Causes and Consequences

Nobody asked but …

Again, I will remind myself and the reader that Ockham’s Razor, while championing simplicity, is actually a call for the optimum.  My understanding of Friar William’s admonition is that the simplest explanation which fits all the facts is the most likely to be true.  There is implied in this that the explanation also must be complex enough to fit all the facts.

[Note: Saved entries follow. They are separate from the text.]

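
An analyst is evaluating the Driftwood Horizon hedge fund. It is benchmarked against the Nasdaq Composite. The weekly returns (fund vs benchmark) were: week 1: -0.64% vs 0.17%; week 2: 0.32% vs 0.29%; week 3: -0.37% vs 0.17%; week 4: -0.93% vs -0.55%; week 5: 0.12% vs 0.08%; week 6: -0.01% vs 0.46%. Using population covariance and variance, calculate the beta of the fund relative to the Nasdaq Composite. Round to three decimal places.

0.992

r̄p = -0.2517%,  r̄m = 0.1033%
Cov = Σ(rp − r̄p)(rm − r̄m) / 6 = 0.0989
Var(rm) = Σ(rm − r̄m)² / 6 = 0.0997
β = Cov / Var = 0.0989 / 0.0997 = 0.9920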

We humans as a species seek simplicity, often at the expense of sufficiency.  We seek quickness, often at the expense of knowing all the facts.  We tend to resolve our perceptions of reality by a shearing away of facts.  We do this through linear thinking about causes and consequences.  We forget that for every consequence, there are many causes, and for every cause, there are many consequences.  Reality is not represented by 1-to-1 relationships.  Those facts that you can cram into a working database, can be resolved into 1-to-many relationships.  But the world is full of many-to-many relationships.  Even though we have techniques for simplifying some of these, we often forget that oversimplification can destroy most of these, as well as those people who would oversimplify, as well as those who are innocent victims of that oversimplification.

Grasping reality can be killing labor, if one cannot perceive facts, causes, and consequences in their concrete forms.  We might restate Ockham’s Razor — the simplest explanation in which sufficient attention has been paid to all the facts is the most likely to be true, in the context of the universe of truths.